Did your favorite school scent fail to make our list? Tell us what we missed in our comments section.


New pack of Crayola Crayons
Paper of the new marble notebook
The leather attache school bag
Hot lunch cooking
White Paste
Okay, I will admit that my nose was colored more often then my construction paper but that same nose remembers the generic smell of aged books. In every library I’ve visited, I can always find that almost mildew, almost moldy aroma.
Among memories of rotting wood pulp, I recall the wax used on both the gymnasium and hallway floors. Both fond and depressing memories go hand in hand in response to those diffused odors and I wouldn’t have it any other way.
Construction paper
Tempera paints
Oil pastels
New text books
Science rooms
The cafeteria
The hallway near the home ec. rooms
The school building itself (Most of the schools I’ve attended were built during the 1960s/early 1970s and always had a unique smell when you walked in the main entrance, very unlike older schools. I’ve always loved the smell of a new/modern school building!)
Ok…I know that’s more than five. Just thought I’d add all my favorite school-related scents!!!

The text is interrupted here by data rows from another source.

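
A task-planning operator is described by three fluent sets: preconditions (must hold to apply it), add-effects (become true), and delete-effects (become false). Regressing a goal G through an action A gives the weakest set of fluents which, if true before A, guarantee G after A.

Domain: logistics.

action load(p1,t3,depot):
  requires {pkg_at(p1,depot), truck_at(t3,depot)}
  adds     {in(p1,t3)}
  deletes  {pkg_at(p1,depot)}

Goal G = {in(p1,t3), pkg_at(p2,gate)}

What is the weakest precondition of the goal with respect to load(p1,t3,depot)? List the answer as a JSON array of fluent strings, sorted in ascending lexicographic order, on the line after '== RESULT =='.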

1. That sickly sweetish smell as one enters the building.
2. Ditto paper (loved that smell)
3. The soap in the restrooms ( it was thin and amber colored)
4.Wood polish (my school was old and everything was wooden)
5. The hog barn across the road from the school.
The smell in Crayolas is from stearic acid, which hardens the wax. And I love it, too.
Suellen’s right: That high, thin smell of the school building, particular when it was summer school, is a powerful memory inducer for me. And I love Timothy’s list, particularly the cafeteria smell that told you what was being cooked for lunch: that odd ground beef + elbow macaroni + tomatoes casserole? tuna wiggle? the funny generic pizza? all good.
When I was a kid, back in the late ’70s and early ’80s, no matter what school cafeteria you walked into, they all had the same smell. And every lunchbox smelled like peanut better and jelly sandwiches and ripe bananas.
For me, the unforgettable smell is the “lost and found” box. I was entranced with the mixture of someone’s mom’s perfume, mixed with the foreign (to me) aroma of a parent’s cigar, pipe, or cigarette smoke, combined with a little freshly mown playground grass, maybe a faint hint of dog poop, wet wool mittens, smelly sneakers, all topped off with a week old egg salad or tuna salad and rotten apple! Ah, good memories!!
ditto paper
rubber cement
and my favorite: sanfords permanent markers (with the tan stripes). in kindergarten our teacher would mark out activity workbooks with one, and every single one of us would hold the book up to our nose and sniff. ahh….the memories.
Have you all forgotten? The linseed oil applied to the black boards with an old chamois to clean the chalky residue left after a week or two of daily use resulted in an industrial, now nostalgic aromatic fragrance that permeated the entire three-room school house back in the 1950s and early 60s.
This was usually done on Friday afternoons by the taller boys in the class who could reach the top of the boards. The teacher would bring out this old coffee can with the oil-soaked cloth to clean the boards after they had been erased. The girls would take the erasers outside to be clapped together to rid them of excess chalk.
Upon returning the following Monday morning, especially in the winter time when the forced hot water heating had been on, the scent was totally unique,- oh how I long for those days that we thought would last forever…
1. New Crayolas
2. Paste
3. Graham Crackers
4. Milk boxes
5. Plastic smell from the inflatable Letter People.
One wiff of a new box of Crayolas and school paste and I am 5 and getting ready to start kindergarten. I can distrinctly remember taking out my brand new school supplies 100 times before school started just to look at, smell and dream about what school was like. I was not disappointed as I loved kindergarten and everything about it.